I was recently truly inspired.
What usually inspires me? People that I witness going above and beyond, who think outside of the box, who go to a deeper level to care, understand, help or even make someone laugh. Usually it is a truly great business colleague, a neighbor lending a hand or an amazing athlete that blows my mind. I admit it: Even Oprah sometimes gets me when she steps up and does something, inspiring others along the way.
I was most recently inspired by the actions of four 10-year-old girls. Two of them were my own. Go figure. It was an unexpected, surprising and life-changing moment as a mom.
When you think of having children, or are lucky enough to have children, you think and go through all of these early phases -- cuddling, cuteness, the first day of school, tears, giggles, playing. I did not think beyond that, and with their act of kindness, I moved on to something new. With it, my children actually made me a better person, not just because of being a mom -- even though I truly feel that I am a better person since I became one -- but because they are coming up with their own ideas and inspiring others with them.

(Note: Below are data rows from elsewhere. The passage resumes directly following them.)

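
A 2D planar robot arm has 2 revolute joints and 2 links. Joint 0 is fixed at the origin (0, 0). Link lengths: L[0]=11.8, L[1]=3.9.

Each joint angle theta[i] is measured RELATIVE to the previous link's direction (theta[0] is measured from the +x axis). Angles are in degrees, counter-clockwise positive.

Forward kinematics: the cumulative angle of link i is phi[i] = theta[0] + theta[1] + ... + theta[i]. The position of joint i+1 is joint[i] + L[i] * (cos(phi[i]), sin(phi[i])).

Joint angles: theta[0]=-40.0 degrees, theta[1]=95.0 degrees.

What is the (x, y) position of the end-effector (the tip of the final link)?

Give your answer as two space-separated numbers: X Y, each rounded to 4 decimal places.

joint[0] = (0.0000, 0.0000)  (base)
link 0: phi[0] = -40 = -40 deg
  cos(-40 deg) = 0.7660, sin(-40 deg) = -0.6428
  joint[1] = (0.0000, 0.0000) + 11.8 * (0.7660, -0.6428) = (0.0000 + 9.0393, 0.0000 + -7.5849) = (9.0393, -7.5849)
link 1: phi[1] = -40 + 95 = 55 deg
  cos(55 deg) = 0.5736, sin(55 deg) = 0.8192
  joint[2] = (9.0393, -7.5849) + 3.9 * (0.5736, 0.8192) = (9.0393 + 2.2369, -7.5849 + 3.1947) = (11.2763, -4.3902)
End effector: (11.2763, -4.3902)

Answer: 11.2763 -4.3902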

They inspired me.
Flash back six months. My girls came home from fourth grade full of information about a charitable event they wanted to throw with two of their friends. The four girls knew what they wanted it to be called, they knew what they wanted to do, they knew what they wanted the event to look like and feel like and they know what they wanted to get done. They wanted to hold an event for small children and ask for the donation of a new teddy bear or a cash to get in. All proceeds would benefit a local homeless shelter. They pictured a hula hoop station, a bubble station, a bean bag toss where the children throw stuffed teddy bear beanie babies and win prizes, and they wanted temporary tattoos -- "Kids love tattoos, mom!"

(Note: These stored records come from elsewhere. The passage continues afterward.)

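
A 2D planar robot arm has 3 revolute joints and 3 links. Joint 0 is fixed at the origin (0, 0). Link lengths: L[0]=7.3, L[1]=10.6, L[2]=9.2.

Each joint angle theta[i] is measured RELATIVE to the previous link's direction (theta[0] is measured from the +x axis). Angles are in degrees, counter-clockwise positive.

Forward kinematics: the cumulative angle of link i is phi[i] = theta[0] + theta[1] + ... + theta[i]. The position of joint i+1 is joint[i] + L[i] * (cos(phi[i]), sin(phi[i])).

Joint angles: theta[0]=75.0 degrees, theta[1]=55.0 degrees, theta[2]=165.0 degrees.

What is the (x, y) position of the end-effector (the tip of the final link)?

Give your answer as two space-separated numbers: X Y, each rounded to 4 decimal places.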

Life is busy. School, sports, religion, family plans, vacations. All three moms were hearing the same thing: They want to hold this event. What about the event? Now they have pictures. Now they have a logo. Now they have costs for the things they want to do. They have a presentation to give to us to convince us. All without our help. Moving forward.

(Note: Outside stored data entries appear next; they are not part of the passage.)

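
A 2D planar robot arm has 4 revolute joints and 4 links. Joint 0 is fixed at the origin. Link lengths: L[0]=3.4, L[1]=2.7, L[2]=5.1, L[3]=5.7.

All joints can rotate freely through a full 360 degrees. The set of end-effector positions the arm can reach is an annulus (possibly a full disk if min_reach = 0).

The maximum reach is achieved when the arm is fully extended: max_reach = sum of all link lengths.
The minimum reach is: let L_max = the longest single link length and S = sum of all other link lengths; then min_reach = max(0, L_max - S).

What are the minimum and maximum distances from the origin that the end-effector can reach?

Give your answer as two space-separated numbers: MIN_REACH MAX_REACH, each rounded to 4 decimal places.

Answer: 0.0000 16.9000

Derivation:
Link lengths: [3.4, 2.7, 5.1, 5.7]
max_reach = 3.4 + 2.7 + 5.1 + 5.7 = 16.9
L_max = max([3.4, 2.7, 5.1, 5.7]) = 5.7
S (sum of others) = 16.9 - 5.7 = 11.2
min_reach = max(0, 5.7 - 11.2) = max(0, -5.5) = 0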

Don't judge us too harshly, even though I know you will; it's hard to come up with a time where several families can get together and work to build this "event" they want to do, around all of the other things that we have in the air. And especially to set a date for the event when all the families are free, without any of those many regular life interruptions. But they did not give up. They harassed and harangued each of us until it worked.
And so, "Care for a Teddy Bear" was born, established by the four 10-year olds who would not give up, despite mothers complaining we didn't have the time for six months. They held an event in a backyard in Riverside, CT, where small children could color teddy bears and write messages to kids in need, play beanie teddy toss, hula hoop and blow bubbles. They endured the rain, the thunder and even a tornado warning in our town, to make this event come off. They taught games, encouraged little ones, tattoo'd and tossed, guided and gamed. Kids came, they laughed, they played, and their parents generously donated to have them there.
I am inspired by my daughters and their friends for their persistence toward a goal -- they wanted to raise money and get stuffed animals to love for local kids in need. They were unrelenting. Their 10-year-old tenacity stood the test of time over one of the harshest obstacles you can find besides a run of bad luck to be homeless -- busy moms who think they might not have time to support every kid's seemingly crazy idea.
Thank God for that. I'm a better person because they inspired me to never give up for a cause you believe in.